“It was a wild, creepy night to begin with — with thunder and lightning and an almost warm wind, even in mid-December — the sort of night when almost anything could happen. But I’m still asking myself: why did it have to happen to me?”
Thus began the story told by Bobby Woodard in an interview to the Franklin Review-Appeal on Jan. 17, 1950, barely a month after he helped Betty Burges and her son, Sherman, dump the bloody body of Rosa Mary Dean by the incinerator behind the Franklin High School gym off what is now West Fowlkes Street.
Recently, the Neighbors podcast on Nashville Public Radio did an episode on Dean’s murder and the effort by a local author to give her unmarked grave in Franklin’s Mt. Hope Cemetery a headstone.

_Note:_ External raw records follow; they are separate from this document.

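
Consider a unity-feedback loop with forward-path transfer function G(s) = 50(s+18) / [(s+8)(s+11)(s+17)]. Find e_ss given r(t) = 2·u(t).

748/599

System type = 0 (no poles at s=0).
K_p = lim_{s→0} G(s) = 50·18 / (8·11·17) = 225/374.
e_ss = 2/(1 + K_p) = 2/(599/374) = 748/599.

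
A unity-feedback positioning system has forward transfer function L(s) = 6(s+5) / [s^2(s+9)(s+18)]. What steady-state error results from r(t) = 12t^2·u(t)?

Two free integrators in L(s): this is a type 2 system.
K_a = lim_{s→0} s^2·L(s) = 6·5 / (9·18) = 5/27.
r(t) = 12t^2 gives R(s) = 24/s^3.
e_ss = 24/K_a = 24/(5/27) = 129.6.

129.6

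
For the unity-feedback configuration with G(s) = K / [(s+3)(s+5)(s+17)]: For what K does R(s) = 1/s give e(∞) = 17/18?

No free integrators in G(s): this is a type 0 system.
K_p = lim_{s→0} G(s) = K / (3·5·17) = (1/255)·K.
e_ss = 1/(1 + K_p) = 17/18 ⇒ 1 + (1/255)·K = 18/17 ⇒ K = 15.

15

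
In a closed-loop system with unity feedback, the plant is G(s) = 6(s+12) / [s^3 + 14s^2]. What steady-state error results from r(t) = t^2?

The denominator has no term below 14s^2 — 2 poles at s=0, type 2.
K_a = lim_{s→0} s^2·G(s) = 6·12 / 14 = 36/7.
r(t) = t^2 gives R(s) = 2/s^3.
e_ss = 2/K_a = 2/(36/7) = 7/18.

7/18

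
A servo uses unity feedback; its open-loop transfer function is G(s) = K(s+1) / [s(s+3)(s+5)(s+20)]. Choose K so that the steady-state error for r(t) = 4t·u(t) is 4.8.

250

G(s) has one factor of s in the denominator, so the system is type 1.
K_v = lim_{s→0} s·G(s) = K·1 / (3·5·20) = (1/300)·K.
e_ss = 4/K_v = 4.8 ⇒ K_v = 5/6 ⇒ K = (5/6)/(1/300) = 250.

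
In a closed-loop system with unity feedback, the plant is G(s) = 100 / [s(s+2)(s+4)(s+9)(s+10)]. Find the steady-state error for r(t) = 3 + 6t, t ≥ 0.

G(s) has one factor of s in the denominator, so the system is type 1. Taking each input component in turn:
  • 3: tracked with zero error.
  • 6t: e_ss = 6/K_v with K_v=5/36 → 43.2.
Total e_ss = 43.2.

43.2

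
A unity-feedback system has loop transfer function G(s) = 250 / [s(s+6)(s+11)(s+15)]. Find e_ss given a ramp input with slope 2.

7.92

The open loop has one pole at the origin → type 1 system.
K_v = lim_{s→0} s·G(s) = 250 / (6·11·15) = 25/99.
e_ss = 2/K_v = 2/(25/99) = 7.92.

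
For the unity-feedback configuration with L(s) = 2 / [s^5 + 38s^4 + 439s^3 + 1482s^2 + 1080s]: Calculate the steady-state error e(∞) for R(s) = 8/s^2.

Lowest-order denominator term is 1080s, so the open loop has 1 pole at the origin → type 1 system.
K_v = lim_{s→0} s·L(s) = 2 / 1080 = 1/540.
e_ss = 8/K_v = 8/(1/540) = 4320.

4320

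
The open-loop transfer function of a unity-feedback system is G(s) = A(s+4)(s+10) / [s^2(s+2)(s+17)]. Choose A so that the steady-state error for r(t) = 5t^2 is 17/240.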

Part of the inspiration for the podcast was Trey Holt, who is interviewed in depth on the topic. Holt, a Franklin therapist and author, wrote a book called “Bottomland,” that was inspired by the story of Dean’s murder.

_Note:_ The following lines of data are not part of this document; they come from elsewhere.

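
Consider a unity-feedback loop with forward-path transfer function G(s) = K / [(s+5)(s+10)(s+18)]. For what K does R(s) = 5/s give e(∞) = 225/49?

80

The open loop has no poles at the origin → type 0 system.
K_p = lim_{s→0} G(s) = K / (5·10·18) = (1/900)·K.
e_ss = 5/(1 + K_p) = 225/49 ⇒ 1 + (1/900)·K = 49/45 ⇒ K = 80.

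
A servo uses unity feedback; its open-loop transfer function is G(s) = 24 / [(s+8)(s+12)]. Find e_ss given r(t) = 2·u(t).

The open loop has no poles at the origin → type 0 system.
K_p = lim_{s→0} G(s) = 24 / (8·12) = 0.25.
e_ss = 2/(1 + K_p) = 2/1.25 = 1.6.

1.6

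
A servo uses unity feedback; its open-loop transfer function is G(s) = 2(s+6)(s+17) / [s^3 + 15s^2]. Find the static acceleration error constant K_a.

Factoring s^2 from the denominator leaves a polynomial with constant term 15, so the system is type 2.
K_a = lim_{s→0} s^2·G(s) = 2·6·17 / 15 = 13.6.

13.6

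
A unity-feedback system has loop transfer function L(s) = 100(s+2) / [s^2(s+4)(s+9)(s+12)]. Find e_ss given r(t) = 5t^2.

21.6

System type = 2 (two poles at s=0).
K_a = lim_{s→0} s^2·L(s) = 100·2 / (4·9·12) = 25/54.
r(t) = 5t^2 gives R(s) = 10/s^3.
e_ss = 10/K_a = 10/(25/54) = 21.6.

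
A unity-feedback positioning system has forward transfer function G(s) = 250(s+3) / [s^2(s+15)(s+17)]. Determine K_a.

50/17

The open loop has two poles at the origin → type 2 system.
K_a = lim_{s→0} s^2·G(s) = 250·3 / (15·17) = 50/17.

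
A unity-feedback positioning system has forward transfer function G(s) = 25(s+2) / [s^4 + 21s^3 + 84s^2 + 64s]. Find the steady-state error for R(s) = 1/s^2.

1.28

The denominator has no term below 64s — 1 pole at s=0, type 1.
K_v = lim_{s→0} s·G(s) = 25·2 / 64 = 25/32.
e_ss = 1/K_v = 1/(25/32) = 1.28.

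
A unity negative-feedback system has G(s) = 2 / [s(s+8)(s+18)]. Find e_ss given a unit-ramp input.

72

System type = 1 (one pole at s=0).
K_v = lim_{s→0} s·G(s) = 2 / (8·18) = 1/72.
e_ss = 1/K_v = 1/(1/72) = 72.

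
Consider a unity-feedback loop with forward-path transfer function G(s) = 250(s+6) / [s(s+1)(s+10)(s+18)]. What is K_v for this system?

System type = 1 (one pole at s=0).
K_v = lim_{s→0} s·G(s) = 250·6 / (1·10·18) = 25/3.

25/3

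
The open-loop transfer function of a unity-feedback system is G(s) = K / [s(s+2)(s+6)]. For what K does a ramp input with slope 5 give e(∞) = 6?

10

One free integrator in G(s): this is a type 1 system.
K_v = lim_{s→0} s·G(s) = K / (2·6) = (1/12)·K.
e_ss = 5/K_v = 6 ⇒ K_v = 5/6 ⇒ K = (5/6)/(1/12) = 10.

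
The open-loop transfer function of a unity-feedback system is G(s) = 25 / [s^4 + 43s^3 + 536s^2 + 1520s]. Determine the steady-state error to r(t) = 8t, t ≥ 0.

Factoring s from the denominator leaves a polynomial with constant term 1520, so the system is type 1.
K_v = lim_{s→0} s·G(s) = 25 / 1520 = 5/304.
e_ss = 8/K_v = 8/(5/304) = 486.4.

486.4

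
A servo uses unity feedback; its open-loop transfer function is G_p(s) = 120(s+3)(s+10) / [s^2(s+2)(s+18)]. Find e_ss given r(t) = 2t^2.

G_p(s) has two factors of s in the denominator, so the system is type 2.
K_a = lim_{s→0} s^2·G_p(s) = 120·3·10 / (2·18) = 100.
r(t) = 2t^2 gives R(s) = 4/s^3.
e_ss = 4/K_a = 4/100 = 0.04.

0.04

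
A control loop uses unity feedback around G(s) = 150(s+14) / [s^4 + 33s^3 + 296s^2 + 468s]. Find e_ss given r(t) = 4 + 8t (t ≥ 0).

312/175

The denominator has no term below 468s — 1 pole at s=0, type 1. By superposition:
  • 4: tracked with zero error.
  • 8t: e_ss = 8/K_v with K_v=175/39 → 312/175.
Total e_ss = 312/175.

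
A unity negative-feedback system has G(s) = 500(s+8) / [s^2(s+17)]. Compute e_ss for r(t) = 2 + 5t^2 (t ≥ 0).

0.0425

System type = 2 (two poles at s=0). Treating each term separately:
  • 2: tracked with zero error.
  • 5t^2: e_ss = 10/K_a with K_a=4000/17 → 0.0425.
Total e_ss = 0.0425.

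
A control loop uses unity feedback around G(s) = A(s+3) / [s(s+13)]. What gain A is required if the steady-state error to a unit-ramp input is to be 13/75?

25

The open loop has one pole at the origin → type 1 system.
K_v = lim_{s→0} s·G(s) = A·3 / (13) = (3/13)·A.
e_ss = 1/K_v = 13/75 ⇒ K_v = 75/13 ⇒ A = (75/13)/(3/13) = 25.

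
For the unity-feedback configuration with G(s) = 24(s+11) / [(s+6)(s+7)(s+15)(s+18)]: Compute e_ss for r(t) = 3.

G(s) has no factors of s in the denominator, so the system is type 0.
K_p = lim_{s→0} G(s) = 24·11 / (6·7·15·18) = 22/945.
e_ss = 3/(1 + K_p) = 3/(967/945) = 2835/967.

2835/967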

This Saturday, Holt will hold a book-signing at Parnassus Books, 3900 Hillsboro Pike in Nashville, at 2 p.m.
He will also discuss the book and the story behind it.
“‘Bottomland’ explores the social mores of the town itself and the personalities of all involved, from the townspeople to the police to the killers,” said Holt.
The book is told from the point of view of a 17-year-old high school senior who has just fallen in love for the first time, and unfolds over the four-day period during which the body and the perpetrators remained unidentified.